Micro Paintings (1961) and Polarograms (1963)
Even as a student of theoretical physics, Herbert W. Franke began to take an interest in the aesthetic effect of natural structures and thought about the possibilities of how the aesthetic patterns visible there could be generated analytically for artistic purposes with the help of mathematical methods or scientific machines. This led him to various experiments with light, but he also investigated materials for artistic applications – such as superimposed transparent foils for moiré effects or even plastic tapes. These early series of generative photography were primarily characterized by analytical studies in the context of mathematical structures. But with the advent of computers, Franke also increasingly focused on „random processes“ as a purposefully applied design principle.
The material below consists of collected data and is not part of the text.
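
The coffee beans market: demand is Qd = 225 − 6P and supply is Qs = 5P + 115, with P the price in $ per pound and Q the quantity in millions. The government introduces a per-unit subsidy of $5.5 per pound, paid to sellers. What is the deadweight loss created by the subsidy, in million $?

Deadweight loss = $41.25 million.

Without the subsidy, 225 − 6P = 5P + 115 gives 11P = 110, so P* = $10 and Q* = 165.
With a per-unit subsidy paid to sellers, each receives P + 5.5 per unit sold, so supply becomes Qs = 5(P + 5.5) + 115.
New equilibrium: consumers pay $7.5, sellers receive $13, Q = 180. (Wedge: Pb − Ps = −5.5.)
Quantity rises by |ΔQ| = |165 − 180| = 15.
DWL = ½ · t · |ΔQ| = ½ · 5.5 · 15 = $41.25.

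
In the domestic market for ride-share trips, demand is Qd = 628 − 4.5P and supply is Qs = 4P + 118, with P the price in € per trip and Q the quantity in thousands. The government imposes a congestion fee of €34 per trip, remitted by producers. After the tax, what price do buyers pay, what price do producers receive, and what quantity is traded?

Without the tax, 628 − 4.5P = 4P + 118 gives 8.5P = 510, so P* = €60 and Q* = 358.
With the tax collected from producers, supply shifts: Qs = 4(P − 34) + 118.
New equilibrium: buyers pay €76, producers receive €42, Q = 286. (Wedge: Pb − Ps = 34.)
The less price-elastic side of the market bears the larger share of a per-unit tax.

Buyers pay €76; producers receive €42; quantity = 286.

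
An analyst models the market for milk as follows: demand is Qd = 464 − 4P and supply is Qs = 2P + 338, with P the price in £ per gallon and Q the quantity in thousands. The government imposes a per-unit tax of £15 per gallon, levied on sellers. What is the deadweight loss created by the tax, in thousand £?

Deadweight loss = £150 thousand.

Before the tax: set 464 − 4P = 2P + 338 → P* = £21, Q* = 380.
With the tax collected from sellers, supply shifts: Qs = 2(P − 15) + 338.
New equilibrium: consumers pay £26, sellers receive £11, Q = 360. (Wedge: Pb − Ps = 15.)
Quantity falls by |ΔQ| = |380 − 360| = 20.
DWL = ½ · t · |ΔQ| = ½ · 15 · 20 = £150.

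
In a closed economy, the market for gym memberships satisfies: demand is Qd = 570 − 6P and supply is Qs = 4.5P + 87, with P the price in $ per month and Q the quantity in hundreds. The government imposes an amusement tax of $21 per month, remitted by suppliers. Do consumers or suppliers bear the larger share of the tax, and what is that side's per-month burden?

Before the tax: set 570 − 6P = 4.5P + 87 → P* = $46, Q* = 294.
With the tax collected from suppliers, supply shifts: Qs = 4.5(P − 21) + 87.
Solving gives Q = 240 with consumers paying $55 and suppliers receiving $34 (the $21 wedge).
Per-month burden: consumers $9, suppliers $12.
Suppliers take the larger share because supply is less price-elastic here (demand slope 6 vs supply slope 4.5).
The less price-elastic side of the market bears the larger share of a per-unit tax.

Suppliers bear the larger share: $12 per month.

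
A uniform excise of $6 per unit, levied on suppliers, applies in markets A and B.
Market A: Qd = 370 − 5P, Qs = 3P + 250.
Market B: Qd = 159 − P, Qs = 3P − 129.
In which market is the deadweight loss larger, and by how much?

Market A: pre-tax P* = $15, Q* = 295; post-tax Q = 283.75; deadweight loss = $33.75.
Market B: pre-tax P* = $72, Q* = 87; post-tax Q = 82.5; deadweight loss = $13.5.
Difference: $33.75 vs $13.5 → market A is larger by $20.25.

Market A, by $20.25.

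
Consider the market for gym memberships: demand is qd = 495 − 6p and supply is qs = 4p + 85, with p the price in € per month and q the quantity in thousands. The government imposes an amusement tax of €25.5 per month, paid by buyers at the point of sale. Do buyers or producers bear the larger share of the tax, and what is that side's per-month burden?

Without the tax, 495 − 6p = 4p + 85 gives 10p = 410, so p* = €41 and q* = 249.
With the tax collected from buyers, demand (in seller-price terms) shifts: qd = 495 − 6(p + 25.5).
Solving gives q = 187.8 with buyers paying €51.2 and producers receiving €25.7 (the €25.5 wedge).
Per-month burden: buyers €10.2, producers €15.3.
Producers take the larger share because supply is less price-elastic here (demand slope 6 vs supply slope 4).

Producers bear the larger share: €15.3 per month.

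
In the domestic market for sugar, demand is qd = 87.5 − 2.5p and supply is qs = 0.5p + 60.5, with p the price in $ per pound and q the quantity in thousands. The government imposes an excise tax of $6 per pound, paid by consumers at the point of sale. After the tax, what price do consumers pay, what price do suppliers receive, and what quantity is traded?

Without the tax, 87.5 − 2.5p = 0.5p + 60.5 gives 3p = 27, so p* = $9 and q* = 65.
With the tax collected from consumers, demand (in seller-price terms) shifts: qd = 87.5 − 2.5(p + 6).
New equilibrium: consumers pay $10, suppliers receive $4, q = 62.5. (Wedge: pb − ps = 6.)
The less price-elastic side of the market bears the larger share of a per-unit tax.

Consumers pay $10; suppliers receive $4; quantity = 62.5.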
The 6×6 slide series entitled Mikrogemälde (Micro Paintings) where experimental tests between art and science. The purpose was to examine structures, primarily characterized by purely natural random processes.
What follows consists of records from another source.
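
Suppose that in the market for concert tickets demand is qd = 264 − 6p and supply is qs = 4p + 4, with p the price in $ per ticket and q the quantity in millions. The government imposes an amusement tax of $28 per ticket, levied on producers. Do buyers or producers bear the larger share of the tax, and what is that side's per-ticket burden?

Before the tax: set 264 − 6p = 4p + 4 → p* = $26, q* = 108.
With the tax collected from producers, supply shifts: qs = 4(p − 28) + 4.
New equilibrium: buyers pay $37.2, producers receive $9.2, q = 40.8. (Wedge: pb − ps = 28.)
Per-ticket burden: buyers $11.2, producers $16.8.
Producers take the larger share because supply is less price-elastic here (demand slope 6 vs supply slope 4).
The less price-elastic side of the market bears the larger share of a per-unit tax.

Producers bear the larger share: $16.8 per ticket.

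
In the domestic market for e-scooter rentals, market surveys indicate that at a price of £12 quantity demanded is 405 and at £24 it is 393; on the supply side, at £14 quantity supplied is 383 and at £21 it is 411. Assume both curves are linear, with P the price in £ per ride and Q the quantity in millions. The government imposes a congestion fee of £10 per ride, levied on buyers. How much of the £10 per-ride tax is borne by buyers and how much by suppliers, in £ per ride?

Demand slope: (393 − 405)/(24 − 12) = -1, so Qd = 417 − P.
Supply slope: (411 − 383)/(21 − 14) = 4, so Qs = 4P + 327.
Without the tax, 417 − P = 4P + 327 gives 5P = 90, so P* = £18 and Q* = 399.
With the tax collected from buyers, demand (in seller-price terms) shifts: Qd = 417 − (P + 10).
New equilibrium: buyers pay £26, suppliers receive £16, Q = 391. (Wedge: Pb − Ps = 10.)
Burden on buyers: £8; on suppliers: £2. (They sum to £10.)
The less price-elastic side of the market bears the larger share of a per-unit tax.

Buyers bear £8 per ride; suppliers bear £2 per ride.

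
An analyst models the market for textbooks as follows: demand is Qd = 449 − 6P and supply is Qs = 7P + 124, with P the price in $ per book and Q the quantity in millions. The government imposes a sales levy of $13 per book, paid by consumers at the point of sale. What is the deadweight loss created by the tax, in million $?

Deadweight loss = $273 million.

Without the tax, 449 − 6P = 7P + 124 gives 13P = 325, so P* = $25 and Q* = 299.
With the tax collected from consumers, demand (in seller-price terms) shifts: Qd = 449 − 6(P + 13).
Solving gives Q = 257 with consumers paying $32 and suppliers receiving $19 (the $13 wedge).
Quantity falls by |ΔQ| = |299 − 257| = 42.
DWL = ½ · t · |ΔQ| = ½ · 13 · 42 = $273.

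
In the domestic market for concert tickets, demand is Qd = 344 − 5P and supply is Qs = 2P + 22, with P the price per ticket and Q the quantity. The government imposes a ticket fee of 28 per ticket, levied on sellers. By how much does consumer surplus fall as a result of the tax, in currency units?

Without the tax, 344 − 5P = 2P + 22 gives 7P = 322, so P* = 46 and Q* = 114.
With the tax collected from sellers, supply shifts: Qs = 2(P − 28) + 22.
New equilibrium: consumers pay 54, sellers receive 26, Q = 74. (Wedge: Pb − Ps = 28.)
ΔCS is the trapezoid between Q = 74 and Q = 114 of height 8: ½ · (114 + 74) · 8 = 752.

Consumer surplus falls by 752.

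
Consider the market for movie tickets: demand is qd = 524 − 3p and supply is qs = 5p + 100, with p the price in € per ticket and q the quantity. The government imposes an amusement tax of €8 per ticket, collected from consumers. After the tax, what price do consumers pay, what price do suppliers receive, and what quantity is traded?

Consumers pay €58; suppliers receive €50; quantity = 350.

Before the tax: set 524 − 3p = 5p + 100 → p* = €53, q* = 365.
With the tax collected from consumers, demand (in seller-price terms) shifts: qd = 524 − 3(p + 8).
New equilibrium: consumers pay €58, suppliers receive €50, q = 350. (Wedge: pb − ps = 8.)
The less price-elastic side of the market bears the larger share of a per-unit tax.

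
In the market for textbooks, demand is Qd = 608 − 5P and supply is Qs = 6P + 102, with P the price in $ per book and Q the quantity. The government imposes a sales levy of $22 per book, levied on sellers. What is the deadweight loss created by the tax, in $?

Deadweight loss = $660.

Before the tax: set 608 − 5P = 6P + 102 → P* = $46, Q* = 378.
With the tax collected from sellers, supply shifts: Qs = 6(P − 22) + 102.
Solving gives Q = 318 with consumers paying $58 and sellers receiving $36 (the $22 wedge).
Quantity falls by |ΔQ| = |378 − 318| = 60.
DWL = ½ · t · |ΔQ| = ½ · 22 · 60 = $660.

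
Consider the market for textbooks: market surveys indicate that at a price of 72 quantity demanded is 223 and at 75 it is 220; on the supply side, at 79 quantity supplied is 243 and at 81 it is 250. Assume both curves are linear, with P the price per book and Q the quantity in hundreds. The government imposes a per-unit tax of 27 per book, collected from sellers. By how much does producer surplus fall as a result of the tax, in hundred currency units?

Demand slope: (220 − 223)/(75 − 72) = -1, so Qd = 295 − P.
Supply slope: (250 − 243)/(81 − 79) = 3.5, so Qs = 3.5P − 33.5.
Before the tax: set 295 − P = 3.5P − 33.5 → P* = 73, Q* = 222.
With the tax collected from sellers, supply shifts: Qs = 3.5(P − 27) − 33.5.
Solving gives Q = 201 with consumers paying 94 and sellers receiving 67 (the 27 wedge).
ΔPS is the trapezoid between Q = 201 and Q = 222 of height 6: ½ · (222 + 201) · 6 = 1269.

Producer surplus falls by 1269 hundred.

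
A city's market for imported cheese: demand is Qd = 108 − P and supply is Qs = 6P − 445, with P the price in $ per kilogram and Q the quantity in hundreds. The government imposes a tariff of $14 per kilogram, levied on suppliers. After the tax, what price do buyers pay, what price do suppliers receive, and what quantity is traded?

Before the tax: set 108 − P = 6P − 445 → P* = $79, Q* = 29.
With the tax collected from suppliers, supply shifts: Qs = 6(P − 14) − 445.
New equilibrium: buyers pay $91, suppliers receive $77, Q = 17. (Wedge: Pb − Ps = 14.)
The less price-elastic side of the market bears the larger share of a per-unit tax.

Buyers pay $91; suppliers receive $77; quantity = 17.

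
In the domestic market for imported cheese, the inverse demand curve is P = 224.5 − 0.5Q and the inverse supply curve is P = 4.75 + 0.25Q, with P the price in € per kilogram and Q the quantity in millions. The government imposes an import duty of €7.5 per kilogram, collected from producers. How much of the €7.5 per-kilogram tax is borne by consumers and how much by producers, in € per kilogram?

Consumers bear €5 per kilogram; producers bear €2.5 per kilogram.

Rewrite in direct form: Qd = 449 − 2P and Qs = 4P − 19.
Without the tax, 449 − 2P = 4P − 19 gives 6P = 468, so P* = €78 and Q* = 293.
With the tax collected from producers, supply shifts: Qs = 4(P − 7.5) − 19.
New equilibrium: consumers pay €83, producers receive €75.5, Q = 283. (Wedge: Pb − Ps = 7.5.)
Burden on consumers: €5; on producers: €2.5. (They sum to €7.5.)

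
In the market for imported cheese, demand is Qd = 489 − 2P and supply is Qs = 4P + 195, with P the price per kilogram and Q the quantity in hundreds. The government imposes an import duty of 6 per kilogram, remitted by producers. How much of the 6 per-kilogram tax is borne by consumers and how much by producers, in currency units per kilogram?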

The series was created through macro-photographic experiments by applying all-purpose glue–mixed with watercolors to the rear 35mm frame glass plate. After drying, it was „sealed“ with the upper plate.


Another material Franke experimented with artistically in a small, completely unknown series was stretchable plastic film – a completely new development in the chemical industry at the time. Franke was very fascinated by polymer chemistry, because it involved substances invented by man and produced chemically exclusively in the laboratory, materiel taht does not exist in reality. The subject interested him so much that he also tried to write a book about this polymer chemistry at that time. He succeeded in winning the well known Stuttgart Spectrum publishing house, where the popular book Kunststoffe erobern die Welt (Plastics Conquer the World) was then published in 1966.
His artistic Polarograms were created like this: A stretchable plastic skin was pulled over the glass plate of a slide, a second film over the lens of a projector. In combination, this led to colored polarization effects that were captured photographically. In this case, however, as with the micro-paintings, the artist’s creative intervention was not very great, which is why these experiments also resulted in only a small series of images.